Quanto Costa Davvero un Sito IA "Gratis"

Quanto costa davvero un sito fatto con l'IA gratis - scomposizione dei costi annui nascosti

Ultimamente mi arriva sempre lo stesso messaggio: "Mi sono fatto un sito con l'IA in una sera, gratis -- cos'altro serve?". E capisco benissimo l'entusiasmo. Scrivi due frasi nel prompt, il generatore sputa fuori una pagina che fa la sua figura, premi "Pubblica" e hai un indirizzo da mandare a un amico. Sembra che l'intera industria dei siti sia diventata gratuita nel giro di un pomeriggio.

Il problema e che qui "gratis" vuol dire una cosa sola: gratis e il generatore. Tutto cio che trasforma quella bella pagina in uno strumento di lavoro vero -- un indirizzo tuo, un'email che sembra seria, un trattamento dei dati a norma, i pagamenti, la velocita, la visibilita su Google -- costa. Non in modo drammatico, ma costa, e quei costi sono sparsi in modo tale che non li vedi finche non ci sbatti contro.

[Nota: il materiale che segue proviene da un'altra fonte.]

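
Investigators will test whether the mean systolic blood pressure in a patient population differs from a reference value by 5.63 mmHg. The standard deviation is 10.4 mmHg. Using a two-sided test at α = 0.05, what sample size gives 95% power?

For a one-sample z-test, n = ((z_{α/2} + z_β)·σ/δ)².
z_{α/2} = 1.960 (two-sided α = 0.05); z_β = 1.645 (power 95% → β = 0.05).
n = (3.605 × 10.4 / 5.63)² = 44.35
Round up: n = 45.

45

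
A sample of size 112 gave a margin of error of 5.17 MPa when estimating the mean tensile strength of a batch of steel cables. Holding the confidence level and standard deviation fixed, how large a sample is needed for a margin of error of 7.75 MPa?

Margin of error scales as 1/√n, so n₂ = n₁·(E₁/E₂)².
n₂ = 112 × (5.17/7.75)² = 112 × 0.445 = 49.84
Round up: n₂ = 50.

50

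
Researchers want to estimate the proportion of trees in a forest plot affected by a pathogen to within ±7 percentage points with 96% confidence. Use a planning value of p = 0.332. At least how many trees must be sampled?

For a proportion with margin E = 0.07 at 96% confidence, z = 2.054.
n = p̂(1−p̂)(z/E)² = 0.332 × 0.668 × (2.054/0.07)² = 190.95
Round up: n = 191.

191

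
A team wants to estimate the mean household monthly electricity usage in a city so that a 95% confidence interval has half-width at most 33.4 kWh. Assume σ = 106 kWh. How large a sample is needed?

For a mean, the margin of error is E = z·σ/√n, so n = (zσ/E)².
At 95% confidence, z = 1.960.
n = (1.960 × 106 / 33.4)² = 38.69
Round up: n = 39.

n = 39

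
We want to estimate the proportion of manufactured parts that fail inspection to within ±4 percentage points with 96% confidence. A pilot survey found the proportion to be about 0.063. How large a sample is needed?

156

For a proportion with margin E = 0.04 at 96% confidence, z = 2.054.
n = p̂(1−p̂)(z/E)² = 0.063 × 0.937 × (2.054/0.04)² = 155.65
Round up: n = 156.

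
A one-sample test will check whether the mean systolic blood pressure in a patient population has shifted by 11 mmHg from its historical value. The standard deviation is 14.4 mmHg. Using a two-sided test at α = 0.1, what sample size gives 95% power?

19

For a one-sample z-test, n = ((z_{α/2} + z_β)·σ/δ)².
z_{α/2} = 1.645 (two-sided α = 0.1); z_β = 1.645 (power 95% → β = 0.05).
n = (3.290 × 14.4 / 11)² = 18.55
Round up: n = 19.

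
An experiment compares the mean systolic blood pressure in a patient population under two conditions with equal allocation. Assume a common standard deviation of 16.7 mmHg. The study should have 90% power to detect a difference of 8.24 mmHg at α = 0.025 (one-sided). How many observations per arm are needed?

87 per group

For two equal groups, n per group = 2·((z_α + z_β)·σ/δ)².
z_α = 1.960; z_β = 1.282 (power 90%).
n = 2 × (3.242 × 16.7 / 8.24)² = 2 × 43.17 = 86.34
Round up: n = 87 per group.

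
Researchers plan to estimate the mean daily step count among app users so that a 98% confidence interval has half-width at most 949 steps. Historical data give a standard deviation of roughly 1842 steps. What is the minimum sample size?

For a mean, the margin of error is E = z·σ/√n, so n = (zσ/E)².
At 98% confidence, z = 2.326.
n = (2.326 × 1842 / 949)² = 20.38
Round up: n = 21.

n = 21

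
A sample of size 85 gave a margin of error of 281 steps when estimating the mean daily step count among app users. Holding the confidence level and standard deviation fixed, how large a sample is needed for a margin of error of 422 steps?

38

Margin of error scales as 1/√n, so n₂ = n₁·(E₁/E₂)².
n₂ = 85 × (281/422)² = 85 × 0.4434 = 37.69
Round up: n₂ = 38.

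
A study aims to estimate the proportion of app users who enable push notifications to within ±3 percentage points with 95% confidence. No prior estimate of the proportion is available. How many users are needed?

1068

For a proportion with margin E = 0.03 at 95% confidence, z = 1.960.
With no prior estimate, use p = 0.5, which maximizes p(1−p) at 0.25.
n = 0.25 × (z/E)² = 0.25 × (1.960/0.03)² = 1067.11
Round up: n = 1068.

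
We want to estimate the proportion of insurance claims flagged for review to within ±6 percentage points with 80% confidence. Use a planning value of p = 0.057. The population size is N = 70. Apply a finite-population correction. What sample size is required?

19

For a proportion with margin E = 0.06 at 80% confidence, z = 1.282.
n = p̂(1−p̂)(z/E)² = 0.057 × 0.943 × (1.282/0.06)² = 24.54 — call this n₀.
Finite-population correction with N = 70: n = n₀ / (1 + (n₀−1)/N) = 24.54 / 1.336 = 18.37
Round up: n = 19.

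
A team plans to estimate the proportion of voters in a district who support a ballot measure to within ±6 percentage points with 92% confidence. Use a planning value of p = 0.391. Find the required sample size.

n = 203

For a proportion with margin E = 0.06 at 92% confidence, z = 1.751.
n = p̂(1−p̂)(z/E)² = 0.391 × 0.609 × (1.751/0.06)² = 202.80
Round up: n = 203.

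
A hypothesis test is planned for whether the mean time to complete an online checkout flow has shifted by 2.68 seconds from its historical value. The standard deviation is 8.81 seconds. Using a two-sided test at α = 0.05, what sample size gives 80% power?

For a one-sample z-test, n = ((z_{α/2} + z_β)·σ/δ)².
z_{α/2} = 1.960 (two-sided α = 0.05); z_β = 0.842 (power 80% → β = 0.2).
n = (2.802 × 8.81 / 2.68)² = 84.84
Round up: n = 85.

85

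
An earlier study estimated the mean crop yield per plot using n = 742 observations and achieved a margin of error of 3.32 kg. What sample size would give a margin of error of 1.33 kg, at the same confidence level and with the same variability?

4624

Margin of error scales as 1/√n, so n₂ = n₁·(E₁/E₂)².
n₂ = 742 × (3.32/1.33)² = 742 × 6.231 = 4623.40
Round up: n₂ = 4624.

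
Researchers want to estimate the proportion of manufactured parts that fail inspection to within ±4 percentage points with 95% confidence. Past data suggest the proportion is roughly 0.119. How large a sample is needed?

For a proportion with margin E = 0.04 at 95% confidence, z = 1.960.
n = p̂(1−p̂)(z/E)² = 0.119 × 0.881 × (1.960/0.04)² = 251.72
Round up: n = 252.

252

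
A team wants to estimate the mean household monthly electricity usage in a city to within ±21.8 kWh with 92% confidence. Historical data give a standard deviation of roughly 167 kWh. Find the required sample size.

For a mean, the margin of error is E = z·σ/√n, so n = (zσ/E)².
At 92% confidence, z = 1.751.
n = (1.751 × 167 / 21.8)² = 179.93
Round up: n = 180.

180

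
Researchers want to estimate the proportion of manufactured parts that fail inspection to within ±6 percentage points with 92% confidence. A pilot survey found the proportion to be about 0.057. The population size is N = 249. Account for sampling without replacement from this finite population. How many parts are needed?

For a proportion with margin E = 0.06 at 92% confidence, z = 1.751.
n = p̂(1−p̂)(z/E)² = 0.057 × 0.943 × (1.751/0.06)² = 45.78 — call this n₀.
Finite-population correction with N = 249: n = n₀ / (1 + (n₀−1)/N) = 45.78 / 1.18 = 38.80
Round up: n = 39.

39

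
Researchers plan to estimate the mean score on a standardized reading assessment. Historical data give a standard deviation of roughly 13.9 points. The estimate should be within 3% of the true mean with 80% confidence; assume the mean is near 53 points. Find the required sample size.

126

For a mean, the margin of error is E = z·σ/√n, so n = (zσ/E)².
At 80% confidence, z = 1.282.
E = 3% of 53 = 1.59 points.
n = (1.282 × 13.9 / 1.59)² = 125.61
Round up: n = 126.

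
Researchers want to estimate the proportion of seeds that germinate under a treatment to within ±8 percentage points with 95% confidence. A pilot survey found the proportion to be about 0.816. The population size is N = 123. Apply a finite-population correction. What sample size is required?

For a proportion with margin E = 0.08 at 95% confidence, z = 1.960.
n = p̂(1−p̂)(z/E)² = 0.816 × 0.184 × (1.960/0.08)² = 90.12 — call this n₀.
Finite-population correction with N = 123: n = n₀ / (1 + (n₀−1)/N) = 90.12 / 1.725 = 52.24
Round up: n = 53.

53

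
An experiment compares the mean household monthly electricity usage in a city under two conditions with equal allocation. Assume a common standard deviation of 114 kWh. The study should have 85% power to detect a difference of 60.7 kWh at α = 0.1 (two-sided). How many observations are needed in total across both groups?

102 total

For two equal groups, n per group = 2·((z_{α/2} + z_β)·σ/δ)².
z_{α/2} = 1.645; z_β = 1.036 (power 85%).
n = 2 × (2.681 × 114 / 60.7)² = 2 × 25.35 = 50.70
Round up: n = 51 per group.
Total across both groups: 2 × 51 = 102.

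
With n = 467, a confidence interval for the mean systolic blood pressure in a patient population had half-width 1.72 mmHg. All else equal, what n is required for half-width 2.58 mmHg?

208

Margin of error scales as 1/√n, so n₂ = n₁·(E₁/E₂)².
n₂ = 467 × (1.72/2.58)² = 467 × 0.4444 = 207.53
Round up: n₂ = 208.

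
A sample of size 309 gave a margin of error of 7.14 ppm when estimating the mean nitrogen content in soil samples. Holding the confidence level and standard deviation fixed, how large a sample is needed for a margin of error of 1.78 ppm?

Margin of error scales as 1/√n, so n₂ = n₁·(E₁/E₂)².
n₂ = 309 × (7.14/1.78)² = 309 × 16.09 = 4971.81
Round up: n₂ = 4972.

4972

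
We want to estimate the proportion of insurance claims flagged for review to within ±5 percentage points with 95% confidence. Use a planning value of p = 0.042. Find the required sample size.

For a proportion with margin E = 0.05 at 95% confidence, z = 1.960.
n = p̂(1−p̂)(z/E)² = 0.042 × 0.958 × (1.960/0.05)² = 61.83
Round up: n = 62.

62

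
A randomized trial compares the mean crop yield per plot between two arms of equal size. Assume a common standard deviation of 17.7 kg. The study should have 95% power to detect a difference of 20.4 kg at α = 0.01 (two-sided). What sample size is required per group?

27 per group

For two equal groups, n per group = 2·((z_{α/2} + z_β)·σ/δ)².
z_{α/2} = 2.576; z_β = 1.645 (power 95%).
n = 2 × (4.221 × 17.7 / 20.4)² = 2 × 13.41 = 26.82
Round up: n = 27 per group.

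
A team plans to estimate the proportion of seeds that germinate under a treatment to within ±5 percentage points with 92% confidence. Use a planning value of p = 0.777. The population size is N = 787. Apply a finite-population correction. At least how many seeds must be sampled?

n = 168

For a proportion with margin E = 0.05 at 92% confidence, z = 1.751.
n = p̂(1−p̂)(z/E)² = 0.777 × 0.223 × (1.751/0.05)² = 212.50 — call this n₀.
Finite-population correction with N = 787: n = n₀ / (1 + (n₀−1)/N) = 212.50 / 1.269 = 167.45
Round up: n = 168.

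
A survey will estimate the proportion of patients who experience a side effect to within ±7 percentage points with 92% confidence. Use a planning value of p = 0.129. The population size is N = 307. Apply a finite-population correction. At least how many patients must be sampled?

For a proportion with margin E = 0.07 at 92% confidence, z = 1.751.
n = p̂(1−p̂)(z/E)² = 0.129 × 0.871 × (1.751/0.07)² = 70.30 — call this n₀.
Finite-population correction with N = 307: n = n₀ / (1 + (n₀−1)/N) = 70.30 / 1.226 = 57.34
Round up: n = 58.

58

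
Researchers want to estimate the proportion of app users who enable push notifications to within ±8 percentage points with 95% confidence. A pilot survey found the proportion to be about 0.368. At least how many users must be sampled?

140

For a proportion with margin E = 0.08 at 95% confidence, z = 1.960.
n = p̂(1−p̂)(z/E)² = 0.368 × 0.632 × (1.960/0.08)² = 139.60
Round up: n = 140.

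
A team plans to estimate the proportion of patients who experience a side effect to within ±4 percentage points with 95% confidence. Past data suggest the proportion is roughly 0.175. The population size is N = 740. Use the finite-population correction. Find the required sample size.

237

For a proportion with margin E = 0.04 at 95% confidence, z = 1.960.
n = p̂(1−p̂)(z/E)² = 0.175 × 0.825 × (1.960/0.04)² = 346.64 — call this n₀.
Finite-population correction with N = 740: n = n₀ / (1 + (n₀−1)/N) = 346.64 / 1.467 = 236.29
Round up: n = 237.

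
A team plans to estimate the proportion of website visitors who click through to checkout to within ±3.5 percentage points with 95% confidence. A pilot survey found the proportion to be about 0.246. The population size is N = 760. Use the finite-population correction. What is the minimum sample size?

For a proportion with margin E = 0.035 at 95% confidence, z = 1.960.
n = p̂(1−p̂)(z/E)² = 0.246 × 0.754 × (1.960/0.035)² = 581.68 — call this n₀.
Finite-population correction with N = 760: n = n₀ / (1 + (n₀−1)/N) = 581.68 / 1.764 = 329.75
Round up: n = 330.

330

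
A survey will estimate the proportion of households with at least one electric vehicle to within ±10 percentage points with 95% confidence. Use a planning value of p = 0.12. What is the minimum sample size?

41

For a proportion with margin E = 0.1 at 95% confidence, z = 1.960.
n = p̂(1−p̂)(z/E)² = 0.12 × 0.88 × (1.960/0.1)² = 40.57
Round up: n = 41.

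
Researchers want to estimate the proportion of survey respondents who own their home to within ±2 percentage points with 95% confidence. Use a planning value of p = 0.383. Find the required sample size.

For a proportion with margin E = 0.02 at 95% confidence, z = 1.960.
n = p̂(1−p̂)(z/E)² = 0.383 × 0.617 × (1.960/0.02)² = 2269.53
Round up: n = 2270.

2270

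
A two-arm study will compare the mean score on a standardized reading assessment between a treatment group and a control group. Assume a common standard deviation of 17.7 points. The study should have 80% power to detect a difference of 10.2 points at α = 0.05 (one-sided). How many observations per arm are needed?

For two equal groups, n per group = 2·((z_α + z_β)·σ/δ)².
z_α = 1.645; z_β = 0.842 (power 80%).
n = 2 × (2.487 × 17.7 / 10.2)² = 2 × 18.63 = 37.26
Round up: n = 38 per group.

38 per group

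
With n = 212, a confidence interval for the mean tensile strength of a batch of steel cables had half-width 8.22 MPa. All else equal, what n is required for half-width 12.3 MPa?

Margin of error scales as 1/√n, so n₂ = n₁·(E₁/E₂)².
n₂ = 212 × (8.22/12.3)² = 212 × 0.4466 = 94.68
Round up: n₂ = 95.

n = 95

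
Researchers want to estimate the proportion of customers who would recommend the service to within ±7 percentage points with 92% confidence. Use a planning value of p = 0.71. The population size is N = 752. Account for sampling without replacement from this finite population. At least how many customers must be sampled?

n = 111

For a proportion with margin E = 0.07 at 92% confidence, z = 1.751.
n = p̂(1−p̂)(z/E)² = 0.71 × 0.29 × (1.751/0.07)² = 128.83 — call this n₀.
Finite-population correction with N = 752: n = n₀ / (1 + (n₀−1)/N) = 128.83 / 1.17 = 110.11
Round up: n = 111.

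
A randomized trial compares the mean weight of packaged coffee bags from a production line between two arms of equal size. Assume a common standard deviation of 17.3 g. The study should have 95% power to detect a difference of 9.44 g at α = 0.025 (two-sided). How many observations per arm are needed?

102 per group

For two equal groups, n per group = 2·((z_{α/2} + z_β)·σ/δ)².
z_{α/2} = 2.241; z_β = 1.645 (power 95%).
n = 2 × (3.886 × 17.3 / 9.44)² = 2 × 50.72 = 101.44
Round up: n = 102 per group.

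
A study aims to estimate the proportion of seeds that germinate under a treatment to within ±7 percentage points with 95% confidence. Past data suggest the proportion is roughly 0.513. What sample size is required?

196

For a proportion with margin E = 0.07 at 95% confidence, z = 1.960.
n = p̂(1−p̂)(z/E)² = 0.513 × 0.487 × (1.960/0.07)² = 195.87
Round up: n = 196.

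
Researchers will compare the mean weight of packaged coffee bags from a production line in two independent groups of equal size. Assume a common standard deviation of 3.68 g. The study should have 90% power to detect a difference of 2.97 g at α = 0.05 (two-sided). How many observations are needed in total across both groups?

For two equal groups, n per group = 2·((z_{α/2} + z_β)·σ/δ)².
z_{α/2} = 1.960; z_β = 1.282 (power 90%).
n = 2 × (3.242 × 3.68 / 2.97)² = 2 × 16.14 = 32.28
Round up: n = 33 per group.
Total across both groups: 2 × 33 = 66.

66 total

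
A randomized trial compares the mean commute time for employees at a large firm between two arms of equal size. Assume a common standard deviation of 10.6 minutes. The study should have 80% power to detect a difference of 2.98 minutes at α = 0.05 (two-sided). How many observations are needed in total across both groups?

398 total

For two equal groups, n per group = 2·((z_{α/2} + z_β)·σ/δ)².
z_{α/2} = 1.960; z_β = 0.842 (power 80%).
n = 2 × (2.802 × 10.6 / 2.98)² = 2 × 99.34 = 198.68
Round up: n = 199 per group.
Total across both groups: 2 × 199 = 398.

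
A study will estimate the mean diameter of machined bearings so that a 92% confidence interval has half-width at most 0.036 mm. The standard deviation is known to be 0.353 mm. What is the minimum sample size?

For a mean, the margin of error is E = z·σ/√n, so n = (zσ/E)².
At 92% confidence, z = 1.751.
n = (1.751 × 0.353 / 0.036)² = 294.79
Round up: n = 295.

n = 295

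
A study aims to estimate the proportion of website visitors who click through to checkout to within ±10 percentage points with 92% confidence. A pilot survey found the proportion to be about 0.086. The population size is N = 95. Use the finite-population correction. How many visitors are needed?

For a proportion with margin E = 0.1 at 92% confidence, z = 1.751.
n = p̂(1−p̂)(z/E)² = 0.086 × 0.914 × (1.751/0.1)² = 24.10 — call this n₀.
Finite-population correction with N = 95: n = n₀ / (1 + (n₀−1)/N) = 24.10 / 1.243 = 19.39
Round up: n = 20.

20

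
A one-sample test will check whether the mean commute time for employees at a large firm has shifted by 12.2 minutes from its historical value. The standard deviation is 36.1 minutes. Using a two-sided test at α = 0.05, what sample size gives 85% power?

For a one-sample z-test, n = ((z_{α/2} + z_β)·σ/δ)².
z_{α/2} = 1.960 (two-sided α = 0.05); z_β = 1.036 (power 85% → β = 0.15).
n = (2.996 × 36.1 / 12.2)² = 78.59
Round up: n = 79.

79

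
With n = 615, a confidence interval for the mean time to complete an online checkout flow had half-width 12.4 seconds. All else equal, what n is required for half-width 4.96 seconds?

Margin of error scales as 1/√n, so n₂ = n₁·(E₁/E₂)².
n₂ = 615 × (12.4/4.96)² = 615 × 6.25 = 3843.75
Round up: n₂ = 3844.

n = 3844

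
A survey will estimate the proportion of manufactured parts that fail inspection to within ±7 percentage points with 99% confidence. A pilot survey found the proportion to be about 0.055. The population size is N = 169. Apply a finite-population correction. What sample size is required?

For a proportion with margin E = 0.07 at 99% confidence, z = 2.576.
n = p̂(1−p̂)(z/E)² = 0.055 × 0.945 × (2.576/0.07)² = 70.39 — call this n₀.
Finite-population correction with N = 169: n = n₀ / (1 + (n₀−1)/N) = 70.39 / 1.411 = 49.89
Round up: n = 50.

n = 50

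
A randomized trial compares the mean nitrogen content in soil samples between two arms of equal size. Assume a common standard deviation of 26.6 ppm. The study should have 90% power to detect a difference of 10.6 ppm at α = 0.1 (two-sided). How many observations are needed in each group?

For two equal groups, n per group = 2·((z_{α/2} + z_β)·σ/δ)².
z_{α/2} = 1.645; z_β = 1.282 (power 90%).
n = 2 × (2.927 × 26.6 / 10.6)² = 2 × 53.95 = 107.90
Round up: n = 108 per group.

108 per group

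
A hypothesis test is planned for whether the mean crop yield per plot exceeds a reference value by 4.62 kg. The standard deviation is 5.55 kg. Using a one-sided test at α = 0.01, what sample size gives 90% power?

For a one-sample z-test, n = ((z_α + z_β)·σ/δ)².
z_α = 2.326 (one-sided α = 0.01); z_β = 1.282 (power 90% → β = 0.1).
n = (3.608 × 5.55 / 4.62)² = 18.79
Round up: n = 19.

19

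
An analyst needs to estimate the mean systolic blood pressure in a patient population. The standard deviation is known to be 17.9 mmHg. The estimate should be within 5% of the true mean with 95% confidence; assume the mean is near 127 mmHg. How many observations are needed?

For a mean, the margin of error is E = z·σ/√n, so n = (zσ/E)².
At 95% confidence, z = 1.960.
E = 5% of 127 = 6.35 mmHg.
n = (1.960 × 17.9 / 6.35)² = 30.53
Round up: n = 31.

31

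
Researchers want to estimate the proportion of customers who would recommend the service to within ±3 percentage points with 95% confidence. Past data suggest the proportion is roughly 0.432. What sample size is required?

For a proportion with margin E = 0.03 at 95% confidence, z = 1.960.
n = p̂(1−p̂)(z/E)² = 0.432 × 0.568 × (1.960/0.03)² = 1047.37
Round up: n = 1048.

1048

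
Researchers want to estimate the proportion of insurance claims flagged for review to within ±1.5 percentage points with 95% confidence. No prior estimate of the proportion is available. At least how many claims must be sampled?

For a proportion with margin E = 0.015 at 95% confidence, z = 1.960.
With no prior estimate, use p = 0.5, which maximizes p(1−p) at 0.25.
n = 0.25 × (z/E)² = 0.25 × (1.960/0.015)² = 4268.44
Round up: n = 4269.

4269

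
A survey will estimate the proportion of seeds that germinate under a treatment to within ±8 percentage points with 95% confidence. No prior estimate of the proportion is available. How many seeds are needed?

151

For a proportion with margin E = 0.08 at 95% confidence, z = 1.960.
With no prior estimate, use p = 0.5, which maximizes p(1−p) at 0.25.
n = 0.25 × (z/E)² = 0.25 × (1.960/0.08)² = 150.06
Round up: n = 151.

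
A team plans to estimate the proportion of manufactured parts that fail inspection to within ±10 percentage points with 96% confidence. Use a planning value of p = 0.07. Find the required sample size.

For a proportion with margin E = 0.1 at 96% confidence, z = 2.054.
n = p̂(1−p̂)(z/E)² = 0.07 × 0.93 × (2.054/0.1)² = 27.47
Round up: n = 28.

28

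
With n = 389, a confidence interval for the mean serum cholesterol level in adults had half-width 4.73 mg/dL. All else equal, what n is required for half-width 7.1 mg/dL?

173

Margin of error scales as 1/√n, so n₂ = n₁·(E₁/E₂)².
n₂ = 389 × (4.73/7.1)² = 389 × 0.4438 = 172.64
Round up: n₂ = 173.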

In questo articolo ti scompongo apertamente quanto costa davvero all'anno un sito fatto con l'IA "gratis" -- voce per voce, con euro concreti. Non per scoraggiarti dall'usare gli strumenti IA (a volte bastano e avanzano -- te lo diro con altrettanta onesta), ma perche tu sappia in cosa ti stai infilando prima di costruirci sopra la tua attivita. Parlo a chi ha una partita IVA, una PMI, una bottega -- non a una multinazionale.

Perche il "gratis" sembra gratis solo il primo giorno

I generatori di siti IA -- Wix ADI, Framer AI, Durable, Hostinger AI e decine di altri, fino al "vibe coding" su Lovable, Bolt o v0 -- offrono il piano gratuito non per bonta d'animo. E la porta d'ingresso. Nel piano gratuito ottieni un sito, ma con condizioni che per un'attivita prima o poi diventano un freno:

  • L'indirizzo e un sottodominio tipo iltuonome.piattaforma.com, non il tuo latuaazienda.it.
  • In basso o in un angolo c'e la pubblicita della piattaforma ("Creato con..."), che all'inizio vedi solo tu, finche non ti rendi conto che la vedono anche i tuoi clienti.
  • L'email col nome del dominio non c'e -- scrivi ai clienti da gmail.com, e questo abbassa subito la fiducia.
  • Pagamenti, moduli con piu campi, pagine aggiuntive, il tuo analytics -- tutto bloccato dietro un piano a pagamento.

Il primo giorno non senti niente di tutto questo, perche sei solo contento che il sito esista. Il problema arriva quando il primo cliente ti chiede "qual e la vostra email?", oppure quando vedi che il concorrente con un .it in ordine sta sopra di te nei risultati di Google. A quel punto "gratis" diventa "da dove comincio a sistemarlo".

Scomposizione dei costi reali: voce per voce

Guardiamo un sito aziendale vero, che funziona come si deve, e contiamo cosa serve pagare davvero all'anno. Tutti i numeri sono fasce indicative del mercato italiano per il 2026, al netto di IVA -- come molti freelance e sviluppatori in regime forfettario, dove l'IVA non si applica e sulla fattura va una nota di legge al posto suo.

Dominio

Un dominio tuo .it o .com -- e la prima cosa che il sito "gratis" ti ricorda di non avere. Costo basso: 10-20€ all'anno. Ma e un requisito per sembrare un'attivita seria, e si rinnova ogni anno.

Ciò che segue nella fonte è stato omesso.